IMPORTANT NOTICE ABOUT EVICTION

A person who claims the right to possess this property believes that this property is abandoned. If you are currently residing in the property, you must immediately contact:

[Name and phone number]

If you do not contact the person listed above within 15 days after the date of this notice, the person claiming possession may consider the property abandoned and seek to secure the property, including changing the locks without a court order.

Imagine finding a notice like this on your front door. The questions start running through your head: I’m clearly living here. Why would they think it’s abandoned? Is it even legal to threaten to kick someone out like that?

Such threats are the focus of the case Wheeling v. Selene Finance. The Public Justice Center and the Consumer Law Center filed an appeal in 2017 arguing that someone seeking to take possession of a home cannot do so, or threaten to do so, with no court order and without first making a reasonable inquiry into whether someone lives there. The case is now before the Court of Appeals of Maryland, and this fall, Murnaghan Appellate Advocacy Fellow Olivia Sedwick filed a brief challenging a lower court’s ruling that Selene Finance did not violate residents’ rights under the law.

Wheeling v. Selene Finance takes on the latest approach to an issue that the PJC has been fighting for years. In 2013, the PJC and allies helped pass a law that prohibits landlords and foreclosure sale purchasers from evicting or locking out a homeowner or tenant without court process or the presence of the Sheriff. It prohibits even threats of non-judicial eviction. The law does have a narrow exception, allowing non-judicial evictions in cases when the owner conducts a reasonable inquiry to confirm that the resident has abandoned or surrendered the property. Even then, the owner must still provide notice to the resident and wait 15 days to hear back. If they don’t receive a response, the owner can proceed with regaining possession of the property. In Wheeling v. Selene Finance, we argue that the owner did not make a reasonable inquiry into whether the property was occupied before posting the notice, and therefore the notice itself constituted an illegal threat to evict under the statute.
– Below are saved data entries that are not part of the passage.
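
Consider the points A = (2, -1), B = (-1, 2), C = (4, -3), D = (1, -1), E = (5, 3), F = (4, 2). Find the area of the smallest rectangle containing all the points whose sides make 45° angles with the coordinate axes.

40

In coordinates u = x + y, v = x − y the rectangle is axis-aligned; the map (x,y)→(u,v) scales areas by 2.
u-values: 1, 1, 1, 0, 8, 6; range = 8 − 0 = 8.
v-values: 3, -3, 7, 2, 2, 2; range = 7 − (-3) = 10.
Area = (8 × 10) / 2 = 40.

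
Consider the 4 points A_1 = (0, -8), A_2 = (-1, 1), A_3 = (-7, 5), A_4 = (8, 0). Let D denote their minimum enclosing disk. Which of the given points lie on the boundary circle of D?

The minimum enclosing circle is determined by three boundary points: A_1, A_3, A_4.
Their circumcentre is (-0.25, 0.25) with r² = 68.125.
The farthest remaining point A_2 is at distance² 1.125 ≤ 68.125.
The points at distance exactly r from the centre are A_1, A_3, A_4 — 3 points.

A_1, A_3, A_4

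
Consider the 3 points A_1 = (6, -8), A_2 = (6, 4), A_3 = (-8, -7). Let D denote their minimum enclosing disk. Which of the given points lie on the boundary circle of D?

A_1, A_2, A_3

Side lengths²: A_1A_2² = 144, A_1A_3² = 197, A_2A_3² = 317.
Since A_2A_3² = 317 < 197 + 144 = 341, the triangle is acute, so the smallest enclosing circle is the circumcircle.
Circumcentre = (-17/28, -2), r² = 62449/784.
The points at distance exactly r from the centre are A_1, A_2, A_3 — 3 points.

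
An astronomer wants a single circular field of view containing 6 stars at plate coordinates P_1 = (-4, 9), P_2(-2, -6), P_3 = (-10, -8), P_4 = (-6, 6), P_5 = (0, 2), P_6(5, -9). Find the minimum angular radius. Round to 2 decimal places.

10.45

The minimum enclosing circle is determined by three boundary points: P_1, P_3, P_6.
Their circumcentre is (-117/58, -73/58) with r² = 183625/1682.
The farthest remaining point P_4 is at distance² 115301/1682 ≤ 183625/1682.
r = √(183625/1682) ≈ 10.45.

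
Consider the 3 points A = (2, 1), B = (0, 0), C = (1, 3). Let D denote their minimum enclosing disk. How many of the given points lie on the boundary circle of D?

3

Side lengths²: AB² = 5, AC² = 5, BC² = 10.
Since BC² = 10 ≥ 5 + 5 = 10, the angle opposite BC is not acute, so the smallest enclosing circle has BC as diameter.
Centre = midpoint of BC = (0.5, 1.5), r² = 10/4 = 2.5.
The points at distance exactly r from the centre are A, B, C — 3 points.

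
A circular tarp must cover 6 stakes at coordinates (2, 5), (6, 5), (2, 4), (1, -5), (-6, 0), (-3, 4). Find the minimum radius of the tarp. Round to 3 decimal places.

By Welzl's lemma the MEC is supported by two points (diametrically opposite) or three points (on a circumcircle).
The minimum enclosing circle is determined by three boundary points: (6, 5), (1, -5), (-6, 0).
Their circumcentre is (15/38, 59/38) with r² = 31265/722.
The farthest remaining point (-3, 4) is at distance² 12645/722 ≤ 31265/722.
r = √(31265/722) ≈ 6.581.

6.581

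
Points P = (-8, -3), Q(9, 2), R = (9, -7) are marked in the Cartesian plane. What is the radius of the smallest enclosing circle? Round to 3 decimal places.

9.102

Side lengths²: PQ² = 314, PR² = 305, QR² = 81.
Since PQ² = 314 < 305 + 81 = 386, the triangle is acute, so the smallest enclosing circle is the circumcircle.
Circumcentre = (37/34, -2.5), r² = 47885/578.
r = √(47885/578) ≈ 9.102.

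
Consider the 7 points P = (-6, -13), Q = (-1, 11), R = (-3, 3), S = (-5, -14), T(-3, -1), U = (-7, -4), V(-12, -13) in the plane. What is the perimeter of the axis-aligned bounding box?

72

Width = max x − min x = -1 − (-12) = 11.
Height = max y − min y = 11 − (-14) = 25.
Perimeter = 2(11 + 25) = 72.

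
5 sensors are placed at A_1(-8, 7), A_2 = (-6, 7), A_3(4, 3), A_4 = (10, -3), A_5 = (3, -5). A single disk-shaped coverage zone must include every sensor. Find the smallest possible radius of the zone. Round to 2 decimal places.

10.30

The minimum enclosing circle of a finite set is fixed by two of the points (as a diameter) or three (as a circumcircle).
The farthest pair is A_1–A_4 with squared distance 424. The circle on this segment as diameter has centre (1, 2) and r² = 424/4 = 106.
Check A_2: distance² to centre = 74 ≤ 106, so it lies inside.
All remaining points lie in this disk, and no smaller disk contains both endpoints, so this is the minimum enclosing circle.
r = √106 ≈ 10.30.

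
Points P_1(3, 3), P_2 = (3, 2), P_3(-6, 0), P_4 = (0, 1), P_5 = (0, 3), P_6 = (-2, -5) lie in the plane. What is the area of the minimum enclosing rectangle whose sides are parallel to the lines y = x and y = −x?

58.5

In coordinates u = x + y, v = x − y the rectangle is axis-aligned; the map (x,y)→(u,v) scales areas by 2.
u-values: 6, 5, -6, 1, 3, -7; range = 6 − (-7) = 13.
v-values: 0, 1, -6, -1, -3, 3; range = 3 − (-6) = 9.
Area = (13 × 9) / 2 = 58.5.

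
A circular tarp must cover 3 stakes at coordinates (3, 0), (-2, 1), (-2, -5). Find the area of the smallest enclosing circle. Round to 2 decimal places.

Call the three points A, B, C in the order given.
Side lengths²: AB² = 26, AC² = 50, BC² = 36.
Since AC² = 50 < 36 + 26 = 62, the triangle is acute, so the smallest enclosing circle is the circumcircle.
Circumcentre = (0, -2), r² = 13.
Area = π·r² = π·13 ≈ 40.84.

40.84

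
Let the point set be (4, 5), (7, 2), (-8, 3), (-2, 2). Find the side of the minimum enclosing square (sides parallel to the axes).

The bounding box has width 15 and height 3.
An axis-aligned square enclosing the set must have side ≥ max(width, height).
So the minimum side is max(15, 3) = 15.

15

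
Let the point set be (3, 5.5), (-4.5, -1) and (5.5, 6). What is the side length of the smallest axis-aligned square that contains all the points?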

Since this is the first case to interpret the fairly new law, the PJC joined the plaintiffs’ trial counsel, Phillip Robinson of the Consumer Law Center, for the appeal to help ensure that residents’ rights under this important statute are respected. 2017-18 Murnaghan Fellow K’Shaani Smith filed the opening brief. 2018-19 Murnaghan Fellow Ejaz Baluch, Jr., authored the reply and argued the case before the Court of Special Appeals. Unfortunately, the Court of Special Appeals held that the law did not apply because, despite an illegal threat to evict being made, the residents were not dispossessed of their respective properties. The Court also did not agree that the residents adequately pleaded a claim against Selene Finance for causing them emotional distress in violation of the Maryland Consumer Protection Act (MCPA).

Since then, based on our successful petition for certiorari authored by pro bono co-counsel Jamar Brown and Andrew Baida of Rosenberg Martin & Greenberg, the Court of Appeals of Maryland decided to hear the case. 2020-21 Murnaghan Fellow Olivia Sedwick’s October brief challenged the ruling from the Court of Special Appeals, arguing that threats of eviction like the ones Selene Finance made are violations of the law as its plain language states, even if the threat doesn’t result in the resident losing the property. The brief also argued that the residents are entitled to pursue emotional distress damages under the MCPA without first having to describe specific details in their complaint, because that’s not required in other civil cases. Olivia will file the reply brief in December and argue the case before the Court of Appeals on January 5, 2021. We hope that the Court will send a strong message that owners cannot legally try to intimidate residents into giving up their homes, even if they fail to push them out.